Jason Voorhees has his machete. Freddy Krueger slashes victims with those razor-blade gloves. Leatherface, of course, uses his trusty chainsaw. But wait until you meet Ginosaji, the horribly slow murderer with the extremely inefficient weapon; he's at the center of the 2008 short film titled...wait for it...The Horribly Slow Murderer with the Extremely Inefficient Weapon. Clad in a black hoodie, his face covered in Kabuki makeup, Ginosaji stalks his prey at a snail's pace and with a spoon. And then he repeatedly swats his target with the utensil. There are minor bruises, not bloodshed.
Horror's slasher sub-genre hasn't exactly been creatively thriving as of late. MTV's Scream series showed promise but ultimately relied on too much silly millennial beats, like having the killer send threatening Twitter direct messages to potential victims; Fox's Scream Queens, currently airing and generating tons of social media attention, is a case study in writers and producers mistaking insensitive and lazy stereotypes for subversive wit.

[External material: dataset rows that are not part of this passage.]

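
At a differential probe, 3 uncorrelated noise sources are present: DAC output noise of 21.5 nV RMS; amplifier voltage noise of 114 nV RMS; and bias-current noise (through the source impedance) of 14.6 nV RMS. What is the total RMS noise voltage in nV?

Uncorrelated sources add in power (mean-square): V_tot = √(ΣV_i²)
V_tot = √[(2.15×10⁻⁸)² + (1.14×10⁻⁷)² + (1.46×10⁻⁸)²] = 1.17×10⁻⁷ V = 117 nV

117 nV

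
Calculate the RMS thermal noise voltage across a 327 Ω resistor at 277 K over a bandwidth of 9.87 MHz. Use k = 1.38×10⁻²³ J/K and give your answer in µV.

7.02 µV

V_n = √(4kTRB)
4kTRB = 4 × 1.38×10⁻²³ × 277 × 3.27×10² × 9.87×10⁶ = 4.93×10⁻¹¹ V²
V_n = √(4.93×10⁻¹¹) = 7.02×10⁻⁶ V = 7.02 µV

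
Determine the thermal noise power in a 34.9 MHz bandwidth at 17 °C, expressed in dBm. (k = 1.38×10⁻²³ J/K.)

T = 17 °C + 273.15 = 290.15 K
P_n = kTB = 1.38×10⁻²³ × 290.15 × 3.49×10⁷ = 1.40×10⁻¹³ W
In dBm: 10 log₁₀(1.40×10⁻¹³ / 10⁻³) = −98.5 dBm

−98.5 dBm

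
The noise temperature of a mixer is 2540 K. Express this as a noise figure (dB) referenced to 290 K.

9.89 dB

F = 1 + T_e/T₀ = 1 + 2540/290 = 9.75862
NF = 10 log₁₀(9.75862) = 9.89 dB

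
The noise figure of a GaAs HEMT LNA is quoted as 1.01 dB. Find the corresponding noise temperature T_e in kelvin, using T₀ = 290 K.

F = 10^(1.01/10) = 1.26183
T_e = (F − 1)·T₀ = (1.26183 − 1) × 290 = 75.9 K

75.9 K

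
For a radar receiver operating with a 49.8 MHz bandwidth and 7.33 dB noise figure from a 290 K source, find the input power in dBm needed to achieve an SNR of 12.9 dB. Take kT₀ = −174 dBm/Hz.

Sensitivity = −174 + 10 log₁₀(B) + NF + SNR_min
= −174 + 76.97 + 7.33 + 12.9
= −76.80 dBm → −76.8 dBm

−76.8 dBm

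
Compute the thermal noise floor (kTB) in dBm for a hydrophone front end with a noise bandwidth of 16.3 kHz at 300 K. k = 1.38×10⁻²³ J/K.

P_n = kTB = 1.38×10⁻²³ × 300 × 1.63×10⁴ = 6.75×10⁻¹⁷ W
In dBm: 10 log₁₀(6.75×10⁻¹⁷ / 10⁻³) = −131.7 dBm

−131.7 dBm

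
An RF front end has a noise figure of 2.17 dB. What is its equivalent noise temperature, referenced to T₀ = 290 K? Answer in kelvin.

188 K

F = 10^(2.17/10) = 1.64816
T_e = (F − 1)·T₀ = (1.64816 − 1) × 290 = 188 K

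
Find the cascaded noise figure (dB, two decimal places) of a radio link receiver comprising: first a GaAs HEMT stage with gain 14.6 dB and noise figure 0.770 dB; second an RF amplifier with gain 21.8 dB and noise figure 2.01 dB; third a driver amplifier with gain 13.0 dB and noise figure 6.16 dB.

0.85 dB

Convert to linear (a loss of L dB is a gain of −L dB): F_i = 10^(NF_i/10), G_i = 10^(G_i,dB/10)
  Stage 1: F_1 = 10^(0.770/10) = 1.194, G_1 = 10^(14.6/10) = 28.84
  Stage 2: F_2 = 10^(2.01/10) = 1.589, G_2 = 10^(21.8/10) = 151.4
  Stage 3: F_3 = 10^(6.16/10) = 4.130, G_3 = 10^(13.0/10) = 19.95
Friis cascade:
  F = 1.194 + (1.589 − 1)/28.84 + (4.130 − 1)/4365 = 1.215
NF = 10 log₁₀(1.215) = 0.85 dB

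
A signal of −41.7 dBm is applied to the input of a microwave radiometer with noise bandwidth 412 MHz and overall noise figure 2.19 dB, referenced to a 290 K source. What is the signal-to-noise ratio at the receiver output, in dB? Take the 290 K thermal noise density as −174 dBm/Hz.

44.0 dB

Noise floor: N = −174 + 10 log₁₀(B) + NF
10 log₁₀(4.12×10⁸) = 86.15 dB
N = −174 + 86.15 + 2.19 = −85.66 dBm
SNR = P_sig − N = −41.7 − (−85.66) = 43.96 dB → 44.0 dB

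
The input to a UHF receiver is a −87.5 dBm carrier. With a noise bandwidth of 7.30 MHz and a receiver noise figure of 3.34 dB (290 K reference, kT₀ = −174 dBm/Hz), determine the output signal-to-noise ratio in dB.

14.5 dB

Noise floor: N = −174 + 10 log₁₀(B) + NF
10 log₁₀(7.30×10⁶) = 68.63 dB
N = −174 + 68.63 + 3.34 = −102.03 dBm
SNR = P_sig − N = −87.5 − (−102.03) = 14.53 dB → 14.5 dB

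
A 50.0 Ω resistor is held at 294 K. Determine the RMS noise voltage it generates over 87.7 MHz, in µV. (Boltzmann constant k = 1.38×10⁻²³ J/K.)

8.44 µV

V_n = √(4kTRB)
4kTRB = 4 × 1.38×10⁻²³ × 294 × 5.00×10¹ × 8.77×10⁷ = 7.12×10⁻¹¹ V²
V_n = √(7.12×10⁻¹¹) = 8.44×10⁻⁶ V = 8.44 µV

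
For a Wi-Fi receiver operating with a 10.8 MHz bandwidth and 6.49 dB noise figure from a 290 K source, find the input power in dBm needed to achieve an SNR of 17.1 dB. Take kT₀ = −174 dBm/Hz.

−80.1 dBm

Sensitivity = −174 + 10 log₁₀(B) + NF + SNR_min
= −174 + 70.33 + 6.49 + 17.1
= −80.08 dBm → −80.1 dBm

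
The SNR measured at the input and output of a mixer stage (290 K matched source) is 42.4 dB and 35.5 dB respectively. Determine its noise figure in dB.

NF (dB) = SNR_in(dB) − SNR_out(dB) when the source is at T₀
NF = 42.4 − 35.5 = 6.9 dB

6.9 dB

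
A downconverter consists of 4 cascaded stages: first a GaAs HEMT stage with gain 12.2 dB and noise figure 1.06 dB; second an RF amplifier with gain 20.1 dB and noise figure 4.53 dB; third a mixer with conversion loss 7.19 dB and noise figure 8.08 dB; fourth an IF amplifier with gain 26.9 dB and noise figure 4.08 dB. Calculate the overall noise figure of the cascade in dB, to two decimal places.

Convert to linear (a loss of L dB is a gain of −L dB): F_i = 10^(NF_i/10), G_i = 10^(G_i,dB/10)
  Stage 1: F_1 = 10^(1.06/10) = 1.276, G_1 = 10^(12.2/10) = 16.60
  Stage 2: F_2 = 10^(4.53/10) = 2.838, G_2 = 10^(20.1/10) = 102.3
  Stage 3: F_3 = 10^(8.08/10) = 6.427, G_3 = 10^(−7.19/10) = 0.1910
  Stage 4: F_4 = 10^(4.08/10) = 2.559, G_4 = 10^(26.9/10) = 489.8
Friis cascade:
  F = 1.276 + (2.838 − 1)/16.60 + (6.427 − 1)/1698 + (2.559 − 1)/324.3 = 1.395
NF = 10 log₁₀(1.395) = 1.45 dB

1.45 dB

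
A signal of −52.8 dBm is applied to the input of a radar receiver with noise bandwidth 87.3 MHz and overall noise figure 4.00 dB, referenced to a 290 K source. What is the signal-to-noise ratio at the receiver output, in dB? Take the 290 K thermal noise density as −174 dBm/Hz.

37.8 dB

Noise floor: N = −174 + 10 log₁₀(B) + NF
10 log₁₀(8.73×10⁷) = 79.41 dB
N = −174 + 79.41 + 4.00 = −90.59 dBm
SNR = P_sig − N = −52.8 − (−90.59) = 37.79 dB → 37.8 dB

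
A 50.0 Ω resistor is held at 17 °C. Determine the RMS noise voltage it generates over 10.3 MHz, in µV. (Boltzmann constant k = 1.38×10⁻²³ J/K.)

2.87 µV

T = 17 °C + 273.15 = 290.15 K
V_n = √(4kTRB)
4kTRB = 4 × 1.38×10⁻²³ × 290.15 × 5.00×10¹ × 1.03×10⁷ = 8.25×10⁻¹² V²
V_n = √(8.25×10⁻¹²) = 2.87×10⁻⁶ V = 2.87 µV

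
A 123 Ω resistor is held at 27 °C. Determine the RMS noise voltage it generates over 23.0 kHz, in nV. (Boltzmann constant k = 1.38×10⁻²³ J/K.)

216 nV

T = 27 °C + 273.15 = 300.15 K
V_n = √(4kTRB)
4kTRB = 4 × 1.38×10⁻²³ × 300.15 × 1.23×10² × 2.30×10⁴ = 4.69×10⁻¹⁴ V²
V_n = √(4.69×10⁻¹⁴) = 2.16×10⁻⁷ V = 216 nV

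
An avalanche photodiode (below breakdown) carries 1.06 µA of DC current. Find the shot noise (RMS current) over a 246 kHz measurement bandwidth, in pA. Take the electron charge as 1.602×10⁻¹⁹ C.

289 pA

I_n = √(2qI·B)
2qI·B = 2 × 1.602×10⁻¹⁹ × 1.06×10⁻⁶ × 2.46×10⁵ = 8.35×10⁻²⁰ A²
I_n = √(8.35×10⁻²⁰) = 2.89×10⁻¹⁰ A = 289 pA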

The slasher world needs some new blood, and since the sub-genre relies on an easily reusable formula (stalk, slash, rinse, repeat), it's nearly impossible to make a genuinely scary new slasher movie. (For the best recent effort, seek out Adam Egypt Mortimer's Some Kind of Hate.) So why not abandon scares altogether and just go wild with the humor? That's what filmmaker Richard Gale did with his original Ginosaji short. To date, it's been watched over 28 million times on YouTube. Give the hilarious 10-minute oddity a look here:
Hoping to capitalize on the short's positive reception, Gale wants to expand on spoon killer's misadventures with a feature-length version of The Horribly Slow Murderer with the Extremely Inefficient Weapon. He's launched a Kickstarter campaign to raise $200,000 before Tuesday, November 3. The money, if it's successfully accumulated, will fund the film's visual effects, take the production overseas, and generally make The Horribly Slow Murderer with the Extremely Inefficient Weapon as "epic" as possible.
Gale has already secured the involvement of horror icon Jeffrey Combs to play a "secret" role; the Re-Animator and Nevermore star has even contributed to the project's official Kickstarter video pitch.
Because a 90-minute movie about a speed-challenged killer smacking a guy with his spoon would be painfully one-note, Gale plans on using the feature to tell Ginosaji's backstory, which, if illustrator Milijov Ceran's concept art is any indication, looks like a marriage between Kill Bill and classic Universal Monsters films:
This has "midnight movie gold" written all over it. It's an idea that's so perfectly suited for short-form filmmaking that trying to stretch it out into a full movie seems ludicrous—which is the best reason to support Ginosaji's Kickstarter. At the very least, it'll be unlike any other movie out there. In a market where, *sigh*, new reboots of the previously rebooted Friday the 13th, A Nightmare on Elm Street, The Texas Chainsaw Massacre, and Halloween franchises are already underway, Gale's commitment to introducing a wildly new kind of slasher villain should be applauded.